As with most other things in life, there is a right way and a wrong way to do accountability partners. The wrong way is to do anything other than give it your full and complete effort. Accountability is not something that you can pretend your way through. Rather, in order to maintain a successful accountability partnership that truly pushes you and your business to new heights, you must:

  • Choose someone or a group of people that won’t be afraid to ‘tell you like it is’
  • Be fully honest, holding absolutely nothing back
  • Meet regularly in order to maintain consistency
  • Create fair and just punishment and consequences for failure to meet goals

Accountability Partnership Helped My Business Avoid a Train Wreck

There’s no better advice that words of wisdom that come from experience. A few years into my business, 3PLcompanies.net, the newness started to wear off and I became subject to the same types of distractions that every other small business owner is faced with each day. Most would consider me a highly driven, very self disciplined person. But after a couple of years of far too many hours and far too much stress, I started noticing some changes in my work performance. Not only was I allowing some of the less important distractions to take priority in my days, but I was also beginning to procrastinate on some of the most important projects that seemed like heavy weights that I simply couldn’t lift. As most of you small business owners can attest, some of the most significant, game-changing initiatives can be some of the most difficult projects to fully implement. Call it wear and tear from the small business roller coaster ride, I had lost my super hero status and was beginning to show chinks in the armor.

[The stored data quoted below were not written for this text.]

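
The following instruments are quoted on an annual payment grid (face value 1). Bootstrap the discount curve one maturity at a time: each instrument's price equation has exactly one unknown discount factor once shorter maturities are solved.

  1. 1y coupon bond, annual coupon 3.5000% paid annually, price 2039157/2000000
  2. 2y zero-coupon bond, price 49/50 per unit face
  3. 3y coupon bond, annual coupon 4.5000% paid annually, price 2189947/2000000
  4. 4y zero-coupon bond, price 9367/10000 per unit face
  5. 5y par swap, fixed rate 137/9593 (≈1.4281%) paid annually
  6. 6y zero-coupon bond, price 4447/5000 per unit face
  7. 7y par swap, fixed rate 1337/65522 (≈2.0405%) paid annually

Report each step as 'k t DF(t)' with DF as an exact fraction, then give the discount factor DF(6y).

step 1 [1y] bond c/1=7/200: DF=(2039157/2000000 − 7/200·(0))/(1+7/200) = 9851/10000 ≈ 0.985100
step 2 [2y] zero: DF = P = 49/50 ≈ 0.980000
step 3 [3y] bond c/1=9/200: DF=(2189947/2000000 − 9/200·(0.985100+0.980000))/(1+9/200) = 602/625 ≈ 0.963200
step 4 [4y] zero: DF = P = 9367/10000 ≈ 0.936700
step 5 [5y] swap r/1=137/9593: DF=(1 − 137/9593·(0.985100+0.980000+0.963200+0.936700))/(1+137/9593) = 1863/2000 ≈ 0.931500
step 6 [6y] zero: DF = P = 4447/5000 ≈ 0.889400
step 7 [7y] swap r/1=1337/65522: DF=(1 − 1337/65522·(0.985100+0.980000+0.963200+0.936700+0.931500+0.889400))/(1+1337/65522) = 8663/10000 ≈ 0.866300

1 1 9851/10000
2 2 49/50
3 3 602/625
4 4 9367/10000
5 5 1863/2000
6 6 4447/5000
7 7 8663/10000
DF(6y) = 4447/5000 ≈ 0.889400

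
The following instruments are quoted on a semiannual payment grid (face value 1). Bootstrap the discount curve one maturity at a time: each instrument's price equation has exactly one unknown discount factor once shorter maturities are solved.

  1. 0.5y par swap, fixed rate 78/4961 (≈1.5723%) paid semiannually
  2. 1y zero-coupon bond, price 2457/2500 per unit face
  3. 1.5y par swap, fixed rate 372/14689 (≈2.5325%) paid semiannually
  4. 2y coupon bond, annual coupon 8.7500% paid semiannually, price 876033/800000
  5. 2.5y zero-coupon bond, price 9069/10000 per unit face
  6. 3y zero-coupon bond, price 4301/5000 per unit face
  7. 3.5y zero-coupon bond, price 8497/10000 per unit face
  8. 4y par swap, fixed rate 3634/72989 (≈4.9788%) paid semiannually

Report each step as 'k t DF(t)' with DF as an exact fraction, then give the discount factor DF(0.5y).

step 1 [0.5y] swap r/2=39/4961: DF=(1 − 39/4961·(0))/(1+39/4961) = 4961/5000 ≈ 0.992200
step 2 [1y] zero: DF = P = 2457/2500 ≈ 0.982800
step 3 [1.5y] swap r/2=186/14689: DF=(1 − 186/14689·(0.992200+0.982800))/(1+186/14689) = 2407/2500 ≈ 0.962800
step 4 [2y] bond c/2=7/160: DF=(876033/800000 − 7/160·(0.992200+0.982800+0.962800))/(1+7/160) = 463/500 ≈ 0.926000
step 5 [2.5y] zero: DF = P = 9069/10000 ≈ 0.906900
step 6 [3y] zero: DF = P = 4301/5000 ≈ 0.860200
step 7 [3.5y] zero: DF = P = 8497/10000 ≈ 0.849700
step 8 [4y] swap r/2=1817/72989: DF=(1 − 1817/72989·(0.992200+0.982800+0.962800+0.926000+0.906900+0.860200+0.849700))/(1+1817/72989) = 8183/10000 ≈ 0.818300

1 1/2 4961/5000
2 1 2457/2500
3 3/2 2407/2500
4 2 463/500
5 5/2 9069/10000
6 3 4301/5000
7 7/2 8497/10000
8 4 8183/10000
DF(0.5y) = 4961/5000 ≈ 0.992200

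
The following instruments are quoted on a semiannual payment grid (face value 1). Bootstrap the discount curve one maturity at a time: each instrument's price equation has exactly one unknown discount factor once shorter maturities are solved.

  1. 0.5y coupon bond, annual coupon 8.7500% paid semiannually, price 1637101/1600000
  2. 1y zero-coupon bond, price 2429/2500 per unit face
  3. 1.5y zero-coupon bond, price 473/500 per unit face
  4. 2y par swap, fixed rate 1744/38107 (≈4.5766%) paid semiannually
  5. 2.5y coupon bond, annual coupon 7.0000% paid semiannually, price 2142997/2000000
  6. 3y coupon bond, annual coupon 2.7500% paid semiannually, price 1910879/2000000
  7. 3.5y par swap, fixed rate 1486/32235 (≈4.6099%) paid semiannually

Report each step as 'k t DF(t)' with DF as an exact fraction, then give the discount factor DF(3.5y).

1 1/2 9803/10000
2 1 2429/2500
3 3/2 473/500
4 2 1141/1250
5 5/2 1133/1250
6 3 1757/2000
7 7/2 4257/5000
DF(3.5y) = 4257/5000 ≈ 0.851400

step 1 [0.5y] bond c/2=7/160: DF=(1637101/1600000 − 7/160·(0))/(1+7/160) = 9803/10000 ≈ 0.980300
step 2 [1y] zero: DF = P = 2429/2500 ≈ 0.971600
step 3 [1.5y] zero: DF = P = 473/500 ≈ 0.946000
step 4 [2y] swap r/2=872/38107: DF=(1 − 872/38107·(0.980300+0.971600+0.946000))/(1+872/38107) = 1141/1250 ≈ 0.912800
step 5 [2.5y] bond c/2=7/200: DF=(2142997/2000000 − 7/200·(0.980300+0.971600+0.946000+0.912800))/(1+7/200) = 1133/1250 ≈ 0.906400
step 6 [3y] bond c/2=11/800: DF=(1910879/2000000 − 11/800·(0.980300+0.971600+0.946000+0.912800+0.906400))/(1+11/800) = 1757/2000 ≈ 0.878500
step 7 [3.5y] swap r/2=743/32235: DF=(1 − 743/32235·(0.980300+0.971600+0.946000+0.912800+0.906400+0.878500))/(1+743/32235) = 4257/5000 ≈ 0.851400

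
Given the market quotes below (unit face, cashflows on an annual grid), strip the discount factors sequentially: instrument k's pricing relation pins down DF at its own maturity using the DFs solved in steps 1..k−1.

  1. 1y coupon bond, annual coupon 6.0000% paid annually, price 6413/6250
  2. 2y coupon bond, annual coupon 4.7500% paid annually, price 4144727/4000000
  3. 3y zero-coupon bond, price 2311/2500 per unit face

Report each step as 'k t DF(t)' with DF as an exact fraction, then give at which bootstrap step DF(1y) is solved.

step 1 [1y] bond c/1=3/50: DF=(6413/6250 − 3/50·(0))/(1+3/50) = 121/125 ≈ 0.968000
step 2 [2y] bond c/1=19/400: DF=(4144727/4000000 − 19/400·(0.968000))/(1+19/400) = 9453/10000 ≈ 0.945300
step 3 [3y] zero: DF = P = 2311/2500 ≈ 0.924400

1 1 121/125
2 2 9453/10000
3 3 2311/2500
DF(1y) is solved at step 1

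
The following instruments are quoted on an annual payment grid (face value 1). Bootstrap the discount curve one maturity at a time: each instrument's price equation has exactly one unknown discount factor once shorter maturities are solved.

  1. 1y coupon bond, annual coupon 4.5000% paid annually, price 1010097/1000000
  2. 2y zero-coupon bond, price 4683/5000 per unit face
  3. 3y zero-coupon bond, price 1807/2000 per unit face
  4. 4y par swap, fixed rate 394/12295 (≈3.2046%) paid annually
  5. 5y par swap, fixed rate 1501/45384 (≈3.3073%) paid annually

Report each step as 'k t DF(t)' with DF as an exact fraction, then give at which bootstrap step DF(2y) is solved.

step 1 [1y] bond c/1=9/200: DF=(1010097/1000000 − 9/200·(0))/(1+9/200) = 4833/5000 ≈ 0.966600
step 2 [2y] zero: DF = P = 4683/5000 ≈ 0.936600
step 3 [3y] zero: DF = P = 1807/2000 ≈ 0.903500
step 4 [4y] swap r/1=394/12295: DF=(1 − 394/12295·(0.966600+0.936600+0.903500))/(1+394/12295) = 4409/5000 ≈ 0.881800
step 5 [5y] swap r/1=1501/45384: DF=(1 − 1501/45384·(0.966600+0.936600+0.903500+0.881800))/(1+1501/45384) = 8499/10000 ≈ 0.849900

1 1 4833/5000
2 2 4683/5000
3 3 1807/2000
4 4 4409/5000
5 5 8499/10000
DF(2y) is solved at step 2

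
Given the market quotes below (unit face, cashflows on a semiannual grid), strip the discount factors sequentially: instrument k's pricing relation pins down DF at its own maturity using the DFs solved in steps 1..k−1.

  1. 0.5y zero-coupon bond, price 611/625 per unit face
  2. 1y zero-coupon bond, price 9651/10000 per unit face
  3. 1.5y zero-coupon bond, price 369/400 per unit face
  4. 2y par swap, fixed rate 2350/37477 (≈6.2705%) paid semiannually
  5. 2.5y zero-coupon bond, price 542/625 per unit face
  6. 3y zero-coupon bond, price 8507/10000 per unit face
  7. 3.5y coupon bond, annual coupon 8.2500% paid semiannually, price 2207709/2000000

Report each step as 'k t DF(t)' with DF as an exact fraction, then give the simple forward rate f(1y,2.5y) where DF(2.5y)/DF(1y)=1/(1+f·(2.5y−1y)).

1 1/2 611/625
2 1 9651/10000
3 3/2 369/400
4 2 353/400
5 5/2 542/625
6 3 8507/10000
7 7/2 2109/2500
f(1y,2.5y) = ((9651/10000)/(542/625) − 1)/(3/2) = 979/13008 ≈ 7.5261%

step 1 [0.5y] zero: DF = P = 611/625 ≈ 0.977600
step 2 [1y] zero: DF = P = 9651/10000 ≈ 0.965100
step 3 [1.5y] zero: DF = P = 369/400 ≈ 0.922500
step 4 [2y] swap r/2=1175/37477: DF=(1 − 1175/37477·(0.977600+0.965100+0.922500))/(1+1175/37477) = 353/400 ≈ 0.882500
step 5 [2.5y] zero: DF = P = 542/625 ≈ 0.867200
step 6 [3y] zero: DF = P = 8507/10000 ≈ 0.850700
step 7 [3.5y] bond c/2=33/800: DF=(2207709/2000000 − 33/800·(0.977600+0.965100+0.922500+0.882500+0.867200+0.850700))/(1+33/800) = 2109/2500 ≈ 0.843600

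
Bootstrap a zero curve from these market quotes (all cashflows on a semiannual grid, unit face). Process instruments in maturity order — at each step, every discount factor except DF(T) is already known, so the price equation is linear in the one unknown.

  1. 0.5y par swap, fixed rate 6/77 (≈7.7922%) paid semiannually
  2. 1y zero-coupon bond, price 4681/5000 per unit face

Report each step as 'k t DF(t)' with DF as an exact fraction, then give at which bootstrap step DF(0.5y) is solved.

step 1 [0.5y] swap r/2=3/77: DF=(1 − 3/77·(0))/(1+3/77) = 77/80 ≈ 0.962500
step 2 [1y] zero: DF = P = 4681/5000 ≈ 0.936200

1 1/2 77/80
2 1 4681/5000
DF(0.5y) is solved at step 1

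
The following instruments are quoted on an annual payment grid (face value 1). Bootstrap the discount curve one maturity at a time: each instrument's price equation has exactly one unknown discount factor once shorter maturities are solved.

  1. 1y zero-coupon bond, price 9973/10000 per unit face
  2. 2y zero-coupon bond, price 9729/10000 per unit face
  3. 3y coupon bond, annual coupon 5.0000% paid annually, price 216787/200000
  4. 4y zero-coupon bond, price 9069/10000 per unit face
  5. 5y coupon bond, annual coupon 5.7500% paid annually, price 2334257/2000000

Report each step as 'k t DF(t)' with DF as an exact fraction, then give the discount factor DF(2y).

1 1 9973/10000
2 2 9729/10000
3 3 1877/2000
4 4 9069/10000
5 5 4481/5000
DF(2y) = 9729/10000 ≈ 0.972900

step 1 [1y] zero: DF = P = 9973/10000 ≈ 0.997300
step 2 [2y] zero: DF = P = 9729/10000 ≈ 0.972900
step 3 [3y] bond c/1=1/20: DF=(216787/200000 − 1/20·(0.997300+0.972900))/(1+1/20) = 1877/2000 ≈ 0.938500
step 4 [4y] zero: DF = P = 9069/10000 ≈ 0.906900
step 5 [5y] bond c/1=23/400: DF=(2334257/2000000 − 23/400·(0.997300+0.972900+0.938500+0.906900))/(1+23/400) = 4481/5000 ≈ 0.896200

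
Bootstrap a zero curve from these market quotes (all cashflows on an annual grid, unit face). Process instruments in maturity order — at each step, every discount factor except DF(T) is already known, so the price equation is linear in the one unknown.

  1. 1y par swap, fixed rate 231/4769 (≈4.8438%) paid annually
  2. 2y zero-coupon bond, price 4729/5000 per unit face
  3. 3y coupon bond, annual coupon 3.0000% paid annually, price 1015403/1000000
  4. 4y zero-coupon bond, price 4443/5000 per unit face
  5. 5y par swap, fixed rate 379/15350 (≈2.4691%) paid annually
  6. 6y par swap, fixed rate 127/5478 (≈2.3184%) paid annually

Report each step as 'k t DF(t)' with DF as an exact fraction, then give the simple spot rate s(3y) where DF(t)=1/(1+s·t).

step 1 [1y] swap r/1=231/4769: DF=(1 − 231/4769·(0))/(1+231/4769) = 4769/5000 ≈ 0.953800
step 2 [2y] zero: DF = P = 4729/5000 ≈ 0.945800
step 3 [3y] bond c/1=3/100: DF=(1015403/1000000 − 3/100·(0.953800+0.945800))/(1+3/100) = 1861/2000 ≈ 0.930500
step 4 [4y] zero: DF = P = 4443/5000 ≈ 0.888600
step 5 [5y] swap r/1=379/15350: DF=(1 − 379/15350·(0.953800+0.945800+0.930500+0.888600))/(1+379/15350) = 8863/10000 ≈ 0.886300
step 6 [6y] swap r/1=127/5478: DF=(1 − 127/5478·(0.953800+0.945800+0.930500+0.888600+0.886300))/(1+127/5478) = 873/1000 ≈ 0.873000

1 1 4769/5000
2 2 4729/5000
3 3 1861/2000
4 4 4443/5000
5 5 8863/10000
6 6 873/1000
s(3y) = (1/(1861/2000) − 1)/(3) = 139/5583 ≈ 2.4897%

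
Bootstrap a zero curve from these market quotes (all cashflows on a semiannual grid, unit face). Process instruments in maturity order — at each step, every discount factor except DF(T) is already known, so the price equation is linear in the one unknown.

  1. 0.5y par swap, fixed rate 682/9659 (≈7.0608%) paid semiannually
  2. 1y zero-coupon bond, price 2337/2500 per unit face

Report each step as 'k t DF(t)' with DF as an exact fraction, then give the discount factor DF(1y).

step 1 [0.5y] swap r/2=341/9659: DF=(1 − 341/9659·(0))/(1+341/9659) = 9659/10000 ≈ 0.965900
step 2 [1y] zero: DF = P = 2337/2500 ≈ 0.934800

1 1/2 9659/10000
2 1 2337/2500
DF(1y) = 2337/2500 ≈ 0.934800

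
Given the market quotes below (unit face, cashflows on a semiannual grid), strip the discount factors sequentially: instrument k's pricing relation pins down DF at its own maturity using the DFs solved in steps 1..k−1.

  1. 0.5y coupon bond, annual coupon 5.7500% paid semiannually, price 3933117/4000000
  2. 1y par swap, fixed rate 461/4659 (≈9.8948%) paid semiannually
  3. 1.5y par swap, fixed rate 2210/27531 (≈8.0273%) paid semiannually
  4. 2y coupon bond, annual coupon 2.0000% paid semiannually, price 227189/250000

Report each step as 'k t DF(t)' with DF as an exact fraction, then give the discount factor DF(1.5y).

1 1/2 4779/5000
2 1 4539/5000
3 3/2 1779/2000
4 2 349/400
DF(1.5y) = 1779/2000 ≈ 0.889500

step 1 [0.5y] bond c/2=23/800: DF=(3933117/4000000 − 23/800·(0))/(1+23/800) = 4779/5000 ≈ 0.955800
step 2 [1y] swap r/2=461/9318: DF=(1 − 461/9318·(0.955800))/(1+461/9318) = 4539/5000 ≈ 0.907800
step 3 [1.5y] swap r/2=1105/27531: DF=(1 − 1105/27531·(0.955800+0.907800))/(1+1105/27531) = 1779/2000 ≈ 0.889500
step 4 [2y] bond c/2=1/100: DF=(227189/250000 − 1/100·(0.955800+0.907800+0.889500))/(1+1/100) = 349/400 ≈ 0.872500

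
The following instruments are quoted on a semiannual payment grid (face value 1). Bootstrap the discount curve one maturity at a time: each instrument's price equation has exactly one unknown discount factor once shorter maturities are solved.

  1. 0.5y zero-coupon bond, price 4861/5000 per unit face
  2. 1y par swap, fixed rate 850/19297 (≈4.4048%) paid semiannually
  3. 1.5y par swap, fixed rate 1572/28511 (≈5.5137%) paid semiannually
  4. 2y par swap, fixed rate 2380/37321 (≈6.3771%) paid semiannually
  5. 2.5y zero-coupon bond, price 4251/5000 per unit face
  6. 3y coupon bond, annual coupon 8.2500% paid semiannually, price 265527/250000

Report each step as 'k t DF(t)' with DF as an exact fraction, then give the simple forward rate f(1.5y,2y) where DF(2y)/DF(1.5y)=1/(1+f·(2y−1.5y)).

step 1 [0.5y] zero: DF = P = 4861/5000 ≈ 0.972200
step 2 [1y] swap r/2=425/19297: DF=(1 − 425/19297·(0.972200))/(1+425/19297) = 383/400 ≈ 0.957500
step 3 [1.5y] swap r/2=786/28511: DF=(1 − 786/28511·(0.972200+0.957500))/(1+786/28511) = 4607/5000 ≈ 0.921400
step 4 [2y] swap r/2=1190/37321: DF=(1 − 1190/37321·(0.972200+0.957500+0.921400))/(1+1190/37321) = 881/1000 ≈ 0.881000
step 5 [2.5y] zero: DF = P = 4251/5000 ≈ 0.850200
step 6 [3y] bond c/2=33/800: DF=(265527/250000 − 33/800·(0.972200+0.957500+0.921400+0.881000+0.850200))/(1+33/800) = 1677/2000 ≈ 0.838500

1 1/2 4861/5000
2 1 383/400
3 3/2 4607/5000
4 2 881/1000
5 5/2 4251/5000
6 3 1677/2000
f(1.5y,2y) = ((4607/5000)/(881/1000) − 1)/(1/2) = 404/4405 ≈ 9.1714%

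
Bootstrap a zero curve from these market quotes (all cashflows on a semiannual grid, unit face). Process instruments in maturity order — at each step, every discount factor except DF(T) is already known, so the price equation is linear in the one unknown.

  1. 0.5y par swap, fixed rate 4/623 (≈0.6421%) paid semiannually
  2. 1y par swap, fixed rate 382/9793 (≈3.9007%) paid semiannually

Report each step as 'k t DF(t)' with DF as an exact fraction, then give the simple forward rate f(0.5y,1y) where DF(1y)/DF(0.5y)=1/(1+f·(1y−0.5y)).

1 1/2 623/625
2 1 4809/5000
f(0.5y,1y) = ((623/625)/(4809/5000) − 1)/(1/2) = 50/687 ≈ 7.2780%

step 1 [0.5y] swap r/2=2/623: DF=(1 − 2/623·(0))/(1+2/623) = 623/625 ≈ 0.996800
step 2 [1y] swap r/2=191/9793: DF=(1 − 191/9793·(0.996800))/(1+191/9793) = 4809/5000 ≈ 0.961800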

But then one fateful afternoon, I was very cleverly reminded of the importance of accountability partnership due to a very candid conversation with a close friend and business partner. He spilled his guts about how his business was experiencing extremely difficult challenges and just how much he needed some help to be able to turn things around. We decided that very moment to hold one another accountable. In particular, he was going to hold me accountable for accomplishing my strategic initiatives, and I was going to hold him accountable for spending more time on his “less than favorite” activities (namely, sales). Long story short, he and I both have propelled our businesses to new heights, achieving record sales and profitability this past year. I was tickled “pink” to see him consistently bring in a steady pipeline of sales prospects each month, whereas in the past sales prospects were hard to come by for him. And, of course, I was thrilled to death to see just how many projects I was able to knock off of the ‘to do’ list as a result of being held accountable.

Although it might take some serious “opening up” to being vulnerable, and despite the fact that it might circumvent some of the perceived freedom associated with running your small business, the successful implementation of an accountability program will absolutely, positively change the course of your business for the better. Like in my personal case, it can be as simple as a trusted friend. In other situations, perhaps a more formal outside board is appropriate. Regardless, if you want to take your small business to new heights, institute an accountability program and watch all of your strategic goals and initiatives become realities.